Now that we have a page setup, the final touch to the structure of the webpage is to make the browser aware of the character set* it should use to recognize the characters. Technically, the charset attribute is used to specify the character encoding of the html document. The new standard for the charset used most commonly is the "UTF-8" encoding. The unicode character set is a collection of all the characters represented in a unicode format and UTF-8 is the encodind that corresponds to it.

The encoding of the document is information about the document and such information is called the Meta Informaion and hence a "meta" element is used for the purpose. 

Metadata* is data (information) about data.
The <meta> tag provides metadata about the HTML document. Metadata will not be displayed on the page, but will be parsable or can be understood by the machine.

Meta elements are typically used to specify page description, keywords, author of the document, last modified, and other metadata.
The metadata can be used by browsers (how to display content or reload page), search engines (keywords), or other web services.

As discussed earlier the meta tag is a part of the head element and is encapsulated within it.

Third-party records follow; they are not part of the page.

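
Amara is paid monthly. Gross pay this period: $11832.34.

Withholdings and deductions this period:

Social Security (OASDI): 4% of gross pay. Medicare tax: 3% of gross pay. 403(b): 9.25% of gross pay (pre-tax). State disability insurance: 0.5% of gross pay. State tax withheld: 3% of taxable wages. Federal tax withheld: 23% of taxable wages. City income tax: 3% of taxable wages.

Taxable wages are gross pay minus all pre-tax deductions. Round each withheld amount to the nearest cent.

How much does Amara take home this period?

$6736.44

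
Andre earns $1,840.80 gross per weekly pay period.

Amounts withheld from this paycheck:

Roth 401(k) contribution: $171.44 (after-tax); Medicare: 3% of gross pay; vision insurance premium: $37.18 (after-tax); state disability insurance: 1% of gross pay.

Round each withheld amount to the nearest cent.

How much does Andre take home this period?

$1,558.55

State disability insurance: $1,840.80 × 0.01 = $18.41
Medicare: $1,840.80 × 0.03 = $55.22
Roth 401(k) contribution: $171.44
Vision insurance premium: $37.18
Total deductions = $18.41 + $55.22 + $171.44 + $37.18 = $282.25
Net pay = $1,840.80 − $282.25 = $1,558.55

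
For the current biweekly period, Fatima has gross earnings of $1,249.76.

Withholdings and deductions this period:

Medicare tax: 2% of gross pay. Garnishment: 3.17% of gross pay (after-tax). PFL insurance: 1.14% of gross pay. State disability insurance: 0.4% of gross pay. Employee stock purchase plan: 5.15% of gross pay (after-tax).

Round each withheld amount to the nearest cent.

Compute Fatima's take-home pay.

$1,101.53

PFL insurance: $1,249.76 × 0.0114 = $14.25
Medicare tax: $1,249.76 × 0.02 = $25.00
State disability insurance: $1,249.76 × 0.004 = $5.00
Garnishment: $1,249.76 × 0.0317 = $39.62
Employee stock purchase plan: $1,249.76 × 0.0515 = $64.36
Total deductions = $14.25 + $25.00 + $5.00 + $39.62 + $64.36 = $148.23
Net pay = $1,249.76 − $148.23 = $1,101.53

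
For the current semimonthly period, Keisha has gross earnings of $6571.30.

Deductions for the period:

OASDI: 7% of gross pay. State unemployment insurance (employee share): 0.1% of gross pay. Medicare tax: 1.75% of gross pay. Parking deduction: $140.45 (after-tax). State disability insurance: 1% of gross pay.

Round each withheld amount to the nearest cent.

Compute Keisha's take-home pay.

$5783.58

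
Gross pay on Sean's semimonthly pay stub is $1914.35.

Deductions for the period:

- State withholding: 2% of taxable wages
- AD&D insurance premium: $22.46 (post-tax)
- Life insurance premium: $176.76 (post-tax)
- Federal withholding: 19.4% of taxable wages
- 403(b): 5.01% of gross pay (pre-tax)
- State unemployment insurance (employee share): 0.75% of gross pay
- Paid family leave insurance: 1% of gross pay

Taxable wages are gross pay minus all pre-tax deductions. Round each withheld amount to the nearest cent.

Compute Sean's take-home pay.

$1196.57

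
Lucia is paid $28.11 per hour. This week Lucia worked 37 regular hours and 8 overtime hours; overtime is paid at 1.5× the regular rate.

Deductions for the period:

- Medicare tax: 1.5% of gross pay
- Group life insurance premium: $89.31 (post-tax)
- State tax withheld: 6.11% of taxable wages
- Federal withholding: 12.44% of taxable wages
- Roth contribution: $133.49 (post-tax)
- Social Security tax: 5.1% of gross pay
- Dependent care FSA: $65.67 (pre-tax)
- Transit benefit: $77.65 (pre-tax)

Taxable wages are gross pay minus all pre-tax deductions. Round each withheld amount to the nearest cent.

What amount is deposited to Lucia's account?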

<meta> includes the charset attribute within it in this following pattern : 
<meta charset="character_set" > 

Where character_set can have a value: 
  • UTF-8 - Character encoding for Unicode
  • ISO-8859-1 - Character encoding for the Latin alphabet

Test code: ( Use this code to use the utf-8 encoding for the document )


<html>
<head>
<meta charset = "UTF-8">
 <title>
My page still has a title within head tag
</title>
</head>
<body>
I can see my text appearing in the main content area.
All the content in the webpage is mentioned in this tag
</body>
<html> 
 

Note: Save the page with an extension html or htm. There will be no external change in the appearance of the webpage but it makes a difference for the parsing of the page.